Fig 2-7 (a) Diagram of the implant-bone interface. There is a thin layer of interface zone between the peri-implant bone and the implant surface, which is thought to be composed of globular accretions. The cross section of a cluster of globular accretions may be equivalent to the zone of tissue of the cement line. It has been proposed that the molecular composition of this interface structure plays a key role in the function of osseointegration. (b) A recent in vitro study revealed that the osteogenic cells precipitated more mineralized tissue on the titanium-coated polystyrene cell culture plate (bottom) than on the control polystyrene surface (top) . (c) Transmission electron microscopy suggested an electron-dense zone of globular accretions (white arrowheads) on the titanium coating (arrows) . The globular accretion–like structures were interposed between the titanium coating and poorly mineralized bone (*). (d) A high magnification of the square in part c demonstrated the mineral content (arrowheads) as well as thin fibrous structures. (e) A close-up of the square in part d . The mineral content showed a crystalline structure consistent with HA. (Reprinted from Saruwatari et al 44with permission.)

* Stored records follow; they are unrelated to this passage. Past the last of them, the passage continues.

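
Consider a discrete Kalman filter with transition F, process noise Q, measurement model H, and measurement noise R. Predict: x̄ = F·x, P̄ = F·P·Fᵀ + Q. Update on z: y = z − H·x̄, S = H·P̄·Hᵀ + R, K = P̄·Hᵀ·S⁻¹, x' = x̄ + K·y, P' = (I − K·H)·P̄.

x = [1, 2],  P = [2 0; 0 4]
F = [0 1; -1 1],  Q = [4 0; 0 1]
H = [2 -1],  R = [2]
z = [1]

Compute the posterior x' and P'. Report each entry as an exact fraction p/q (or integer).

x̄ = F·x = [2, 1]
P̄ = F·P·Fᵀ + Q = [8 4; 4 7]
y = z − H·x̄ = [-2]
S = H·P̄·Hᵀ + R = [25]
K = P̄·Hᵀ·S⁻¹ = [12/25; 1/25]
x' = x̄ + K·y = [26/25, 23/25]
P' = (I − K·H)·P̄ = [56/25 88/25; 88/25 174/25]

x' = [26/25, 23/25]
P' = [56/25 88/25; 88/25 174/25]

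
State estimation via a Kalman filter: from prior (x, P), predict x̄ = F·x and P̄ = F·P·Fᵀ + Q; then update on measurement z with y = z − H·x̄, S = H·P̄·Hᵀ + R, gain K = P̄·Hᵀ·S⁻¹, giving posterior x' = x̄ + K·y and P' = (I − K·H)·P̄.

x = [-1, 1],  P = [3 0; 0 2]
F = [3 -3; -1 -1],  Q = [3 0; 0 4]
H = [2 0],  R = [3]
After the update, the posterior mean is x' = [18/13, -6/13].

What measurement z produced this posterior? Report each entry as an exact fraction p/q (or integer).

z = [3]

x̄ = F·x = [-6, 0]
P̄ = F·P·Fᵀ + Q = [48 -3; -3 9]
S = H·P̄·Hᵀ + R = [195]
K = P̄·Hᵀ·S⁻¹ = [32/65; -2/65]
x' − x̄ = [96/13, -6/13] = K·y
y = (KᵀK)⁻¹·Kᵀ·(x' − x̄) = [15]
z = y + H·x̄ = [15] + [-12] = [3]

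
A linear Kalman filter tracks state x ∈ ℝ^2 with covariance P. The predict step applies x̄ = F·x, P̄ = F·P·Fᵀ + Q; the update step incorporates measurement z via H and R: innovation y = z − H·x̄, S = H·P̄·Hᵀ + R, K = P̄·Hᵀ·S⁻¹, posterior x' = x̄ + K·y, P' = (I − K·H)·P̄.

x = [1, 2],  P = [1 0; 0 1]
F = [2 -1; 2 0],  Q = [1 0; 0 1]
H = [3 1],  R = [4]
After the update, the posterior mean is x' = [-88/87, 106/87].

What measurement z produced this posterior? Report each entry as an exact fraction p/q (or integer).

x̄ = F·x = [0, 2]
P̄ = F·P·Fᵀ + Q = [6 4; 4 5]
S = H·P̄·Hᵀ + R = [87]
K = P̄·Hᵀ·S⁻¹ = [22/87; 17/87]
x' − x̄ = [-88/87, -68/87] = K·y
y = (KᵀK)⁻¹·Kᵀ·(x' − x̄) = [-4]
z = y + H·x̄ = [-4] + [2] = [-2]

z = [-2]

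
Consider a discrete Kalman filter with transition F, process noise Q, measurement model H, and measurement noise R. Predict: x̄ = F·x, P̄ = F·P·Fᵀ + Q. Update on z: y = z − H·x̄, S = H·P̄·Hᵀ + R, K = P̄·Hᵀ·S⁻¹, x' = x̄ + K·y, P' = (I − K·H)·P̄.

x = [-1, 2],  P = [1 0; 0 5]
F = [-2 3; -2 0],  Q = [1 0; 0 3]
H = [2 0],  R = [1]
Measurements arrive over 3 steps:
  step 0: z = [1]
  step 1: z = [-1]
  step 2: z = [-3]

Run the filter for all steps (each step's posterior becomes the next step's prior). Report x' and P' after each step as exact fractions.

step 0: x' = [36/67, 94/67], P' = [50/201 4/201; 4/201 1343/201]
step 1: x' = [-24250/49961, -56248/49961], P' = [12440/49961 176/49961; 176/49961 198979/49961]
step 2: x' = [-11450764/7603641, 7557940/7603641], P' = [1888420/7603641 48704/7603641; 48704/7603641 30194059/7603641]

step 0: x̄ = F·x = [8, 2]
step 0: P̄ = F·P·Fᵀ + Q = [50 4; 4 7]
step 0: y = z − H·x̄ = [-15]
step 0: S = H·P̄·Hᵀ + R = [201]
step 0: K = P̄·Hᵀ·S⁻¹ = [100/201; 8/201]
step 0: x' = x̄ + K·y = [36/67, 94/67]
step 0: P' = (I − K·H)·P̄ = [50/201 4/201; 4/201 1343/201]
step 1: x̄ = F·x = [210/67, -72/67]
step 1: P̄ = F·P·Fᵀ + Q = [12440/201 176/201; 176/201 803/201]
step 1: y = z − H·x̄ = [-487/67]
step 1: S = H·P̄·Hᵀ + R = [49961/201]
step 1: K = P̄·Hᵀ·S⁻¹ = [24880/49961; 352/49961]
step 1: x' = x̄ + K·y = [-24250/49961, -56248/49961]
step 1: P' = (I − K·H)·P̄ = [12440/49961 176/49961; 176/49961 198979/49961]
step 2: x̄ = F·x = [-120244/49961, 48500/49961]
step 2: P̄ = F·P·Fᵀ + Q = [1888420/49961 48704/49961; 48704/49961 199643/49961]
step 2: y = z − H·x̄ = [90605/49961]
step 2: S = H·P̄·Hᵀ + R = [7603641/49961]
step 2: K = P̄·Hᵀ·S⁻¹ = [3776840/7603641; 97408/7603641]
step 2: x' = x̄ + K·y = [-11450764/7603641, 7557940/7603641]
step 2: P' = (I − K·H)·P̄ = [1888420/7603641 48704/7603641; 48704/7603641 30194059/7603641]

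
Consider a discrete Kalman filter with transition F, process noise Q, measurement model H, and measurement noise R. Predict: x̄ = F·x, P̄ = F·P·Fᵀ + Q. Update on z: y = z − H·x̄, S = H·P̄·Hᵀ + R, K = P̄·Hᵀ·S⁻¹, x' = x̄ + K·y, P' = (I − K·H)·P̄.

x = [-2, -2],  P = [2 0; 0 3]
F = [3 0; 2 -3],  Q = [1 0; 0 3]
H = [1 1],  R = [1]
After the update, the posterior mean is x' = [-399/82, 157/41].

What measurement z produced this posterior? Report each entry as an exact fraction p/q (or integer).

z = [-1]

x̄ = F·x = [-6, 2]
P̄ = F·P·Fᵀ + Q = [19 12; 12 38]
S = H·P̄·Hᵀ + R = [82]
K = P̄·Hᵀ·S⁻¹ = [31/82; 25/41]
x' − x̄ = [93/82, 75/41] = K·y
y = (KᵀK)⁻¹·Kᵀ·(x' − x̄) = [3]
z = y + H·x̄ = [3] + [-4] = [-1]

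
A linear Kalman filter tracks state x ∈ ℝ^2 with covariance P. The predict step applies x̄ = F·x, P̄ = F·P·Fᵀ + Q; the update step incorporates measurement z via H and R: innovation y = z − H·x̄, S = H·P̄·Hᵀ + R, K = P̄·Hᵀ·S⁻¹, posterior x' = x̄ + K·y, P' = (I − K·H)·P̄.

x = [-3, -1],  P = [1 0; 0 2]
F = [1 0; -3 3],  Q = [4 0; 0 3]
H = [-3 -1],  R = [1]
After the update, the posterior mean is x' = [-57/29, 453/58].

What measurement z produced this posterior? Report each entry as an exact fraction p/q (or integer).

z = [-2]

x̄ = F·x = [-3, 6]
P̄ = F·P·Fᵀ + Q = [5 -3; -3 30]
S = H·P̄·Hᵀ + R = [58]
K = P̄·Hᵀ·S⁻¹ = [-6/29; -21/58]
x' − x̄ = [30/29, 105/58] = K·y
y = (KᵀK)⁻¹·Kᵀ·(x' − x̄) = [-5]
z = y + H·x̄ = [-5] + [3] = [-2]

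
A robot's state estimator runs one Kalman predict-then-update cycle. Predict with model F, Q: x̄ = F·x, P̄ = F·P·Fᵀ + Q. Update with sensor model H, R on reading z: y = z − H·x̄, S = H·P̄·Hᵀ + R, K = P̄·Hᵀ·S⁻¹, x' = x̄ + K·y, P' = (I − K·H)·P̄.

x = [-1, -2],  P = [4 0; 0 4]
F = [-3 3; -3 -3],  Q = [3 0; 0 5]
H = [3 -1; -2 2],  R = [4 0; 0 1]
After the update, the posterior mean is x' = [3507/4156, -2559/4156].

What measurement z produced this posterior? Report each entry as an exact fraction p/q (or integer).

x̄ = F·x = [-3, 9]
P̄ = F·P·Fᵀ + Q = [75 0; 0 77]
S = H·P̄·Hᵀ + R = [756 -604; -604 609]
K = P̄·Hᵀ·S⁻¹ = [46425/95588 5625/23897; 46123/95588 17479/23897]
x' − x̄ = [15975/4156, -39963/4156] = K·y
y = (KᵀK)⁻¹·Kᵀ·(x' − x̄) = [21, -27]
z = y + H·x̄ = [21, -27] + [-18, 24] = [3, -3]

z = [3, -3]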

It has been reported that this interface zone contains proteoglycans (PGs), 45although the amount of PGs has been debated. 46, 47PGs are associated with glycosaminoglycan (GAG) side chains, which provide a sticky consistency, and therefore it has been postulated that PG-GAG in the interface zone may play a role in the bonding between bone and implant. The adhesion of in vitro mineralized tissue to a titanium disk was moderately attenuated by the treatment of GAG degrading enzymes such as chondroitinase AC, chondroitinase B, and keratinase. 48Although this study suggested a functional role of PG-GAG for bone adhesion to the implant surface, the impact of chemical degradation of PG-GAG was surprisingly small. Therefore, the shear strength of osseointegrated implants to withstand occlusal load appears to involve more complex mechanisms.

The interface tissue (also known as the cement line ) contains osteopontin (OPN). 49OPN is a noncollagenous ECM molecule in bone. It has an integrin-binding sequence, suggesting cell adhesion functions. In addition, because OPN has been found in high levels in mineralized tissue of bone and teeth, its postulated functions include regulation of bone remodeling. However, genetically modified mice lacking OPN were surprisingly normal, and their skeletal tissues developed without any complications. 50The cement line of OPN-deficient mice was also found to exhibit the normal structure. Recently, a reevaluation of OPN-deficient mouse bone revealed that there was a 30% decrease in bone fracture toughness, while the bone mass remained unaffected. 51The nanoindentation assay showed that the stiffness, not the hardness, was significantly decreased. Although this conclusion is highly speculative, the high OPN content in the cement line may contribute to the increase in stiffness of the mineralized interface tissue between the bone and the implant surface, which could contribute to an increase in mechanical withstanding shear strength.